Another illustration of the limitations of the newly adopted juridical norms can be found in the rapid proliferation of ”conscientious objection” with regards to legal abortion rights amongst health professionals and other civil servants. The increasing number of objectors creates obstacles for women’s access to abortion procedures. These limits and obstacles clearly reveal that it is not sufficient to legalize the right to abortion if parallel efforts are not implemented to make this right culturally and socially legitimate and accepted.

Majority politics vs. minority rights?

Colombian conservative, who are present in both the legislative and the executive branches, state that ”sensitive” issues as abortion, marriage and adoption cannot be resolved by non-representative bodies such as the Court. In their view, these matters must to be submitted to Congress or to a popular vote. These sectors have made systematic efforts to restrict the role of the courts as a mechanism that ensures the checks and balances of democratic architectures. Conservatives have also invested in delegitimizing the Constitutional Court by describing it as an instrument of the “dictatorship of minorities”, a body that ignores democratic discourses and, in particular, aims to impose a ”gender ideology” over and above the wishes of Colombian society.

Subordination of minority rights to popular vote is clearly inappropriate and unjust, however. Fundamental constitutional premises such as the right to the free development of personhood, or the principles of equality and non-discrimination, cannot be submitted to a referendum. Subjecting LGBT rights to popular vote is an absurd a proposition as promoting a plebiscite to decide whether women can vote or whether black people have equal rights. Majorities cannot unilaterally overrule the claims of minorities: minorities’ rights and voices must ne guaranteed checks and balances designed to restrain State and majority powers.

Recently, however, liberal senator Viviane Morales has collected signatures for a request to submit the Constitutional Court’s decision on the right of same sex couples to adopt to a referendum. [5] 2.1 million signatures were collected, a figure that clearly surpasses what was required for a plebiscite to be approved. The question we must act is what will the impact of this campaign be? Recent experiences indicate that it is not easy for such a referendum to be approved, because the requirements are quite stringent. Furthermore, even if approval occurs, the referendum’s results may be considered unconstitutional. However, the cultural and political impact of this campaign should not be minimized. Even if the referendum does not pass, Senator Morales has accumulated a substantial electoral capital by attacking abortion and LGBT rights. . The same cannot be said of politicians who support these agendas.

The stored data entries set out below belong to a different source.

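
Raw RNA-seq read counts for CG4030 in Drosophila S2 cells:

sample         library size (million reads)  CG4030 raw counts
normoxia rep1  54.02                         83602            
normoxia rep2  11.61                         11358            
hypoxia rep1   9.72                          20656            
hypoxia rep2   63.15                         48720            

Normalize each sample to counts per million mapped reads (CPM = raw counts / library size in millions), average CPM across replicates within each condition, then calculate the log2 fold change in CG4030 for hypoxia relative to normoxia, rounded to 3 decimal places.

CPM(normoxia rep1) = 83602 / 54.02 = 1547.6120
CPM(normoxia rep2) = 11358 / 11.61 = 978.2946
CPM(hypoxia rep1) = 20656 / 9.72 = 2125.1029
CPM(hypoxia rep2) = 48720 / 63.15 = 771.4964
mean CPM(normoxia) = 1262.9533; mean CPM(hypoxia) = 1448.2997
Fold change = 1448.2997 / 1262.9533 = 1.14676
log2(1.14676) = 0.1976

0.198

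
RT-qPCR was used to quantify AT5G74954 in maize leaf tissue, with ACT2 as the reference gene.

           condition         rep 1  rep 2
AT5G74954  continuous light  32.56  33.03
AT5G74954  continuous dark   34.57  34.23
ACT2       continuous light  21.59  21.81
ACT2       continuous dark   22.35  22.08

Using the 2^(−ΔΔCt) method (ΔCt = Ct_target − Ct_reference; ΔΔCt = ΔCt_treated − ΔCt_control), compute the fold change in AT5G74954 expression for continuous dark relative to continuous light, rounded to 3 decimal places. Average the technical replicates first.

Mean Ct: AT5G74954 continuous light 32.795; AT5G74954 continuous dark 34.400; ACT2 continuous light 21.700; ACT2 continuous dark 22.215
ΔCt(continuous light) = 32.795 − 21.700 = 11.095
ΔCt(continuous dark) = 34.400 − 22.215 = 12.185
ΔΔCt = 12.185 − 11.095 = 1.090
Fold change = 2^(−1.090) = 0.4698

0.470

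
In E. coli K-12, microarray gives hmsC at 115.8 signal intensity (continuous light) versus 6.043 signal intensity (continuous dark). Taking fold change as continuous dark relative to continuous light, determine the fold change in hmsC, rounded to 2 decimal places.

Fold change = 6.043 / 115.8 = 0.052
hmsC is downregulated.

0.05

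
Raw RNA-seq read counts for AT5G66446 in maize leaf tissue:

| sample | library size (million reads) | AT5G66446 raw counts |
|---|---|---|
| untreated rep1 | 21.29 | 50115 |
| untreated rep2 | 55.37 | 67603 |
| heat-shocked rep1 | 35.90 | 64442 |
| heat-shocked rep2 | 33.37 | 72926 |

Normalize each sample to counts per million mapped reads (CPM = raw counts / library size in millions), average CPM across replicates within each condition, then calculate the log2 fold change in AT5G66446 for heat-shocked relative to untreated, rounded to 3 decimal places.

CPM(untreated rep1) = 50115 / 21.29 = 2353.9220
CPM(untreated rep2) = 67603 / 55.37 = 1220.9319
CPM(heat-shocked rep1) = 64442 / 35.90 = 1795.0418
CPM(heat-shocked rep2) = 72926 / 33.37 = 2185.3761
mean CPM(untreated) = 1787.4270; mean CPM(heat-shocked) = 1990.2089
Fold change = 1990.2089 / 1787.4270 = 1.11345
log2(1.11345) = 0.1550

0.155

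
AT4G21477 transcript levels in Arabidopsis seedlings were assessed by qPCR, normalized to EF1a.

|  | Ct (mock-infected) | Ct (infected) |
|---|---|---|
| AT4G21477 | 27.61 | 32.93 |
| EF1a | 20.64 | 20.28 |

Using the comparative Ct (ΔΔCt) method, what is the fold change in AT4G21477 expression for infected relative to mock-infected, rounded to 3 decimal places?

ΔCt(mock-infected) = 27.610 − 20.640 = 6.970
ΔCt(infected) = 32.930 − 20.280 = 12.650
ΔΔCt = 12.650 − 6.970 = 5.680
Fold change = 2^(−5.680) = 0.0195

0.020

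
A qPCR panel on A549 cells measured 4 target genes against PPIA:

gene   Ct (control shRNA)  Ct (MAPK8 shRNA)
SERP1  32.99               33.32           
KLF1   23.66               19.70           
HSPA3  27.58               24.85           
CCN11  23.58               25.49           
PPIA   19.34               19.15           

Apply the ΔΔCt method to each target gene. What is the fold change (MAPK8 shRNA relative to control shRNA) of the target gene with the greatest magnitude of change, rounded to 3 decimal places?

SERP1: ΔΔCt = (33.32−19.15) − (32.99−19.34) = 14.17 − 13.65 = 0.52; fold change = 2^-0.52 = 0.697
KLF1: ΔΔCt = (19.70−19.15) − (23.66−19.34) = 0.55 − 4.32 = -3.77; fold change = 2^3.77 = 13.642
HSPA3: ΔΔCt = (24.85−19.15) − (27.58−19.34) = 5.70 − 8.24 = -2.54; fold change = 2^2.54 = 5.816
CCN11: ΔΔCt = (25.49−19.15) − (23.58−19.34) = 6.34 − 4.24 = 2.10; fold change = 2^-2.10 = 0.233
KLF1 has the largest |ΔΔCt| = 3.77.

13.642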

It is true that unreliable opinion polls were used by conservative sectors to argue that that the right to adoption by same sex couples lacked popular support. But it should be said that reliable studies also show that support for these rights remains limited. For example, the Encuesta Bienal de Culturas de Bogotá of 2013 shows that 35.9 percent of people consulted partially disagree with the proposition that ”homosexuals can be primary school teachers” and 15.2 percent totally disagree with this statement. Forty three percent of women polled in the 2010 Demographic and Health Survey support the rights of same sex persons to marry, but only 22 approve their right to adopt. How will these figures make themselves felt in a popular plebiscite? As suggested by the popular saying, this referendum will be a fight between a tiger and a hobbled donkey. [6]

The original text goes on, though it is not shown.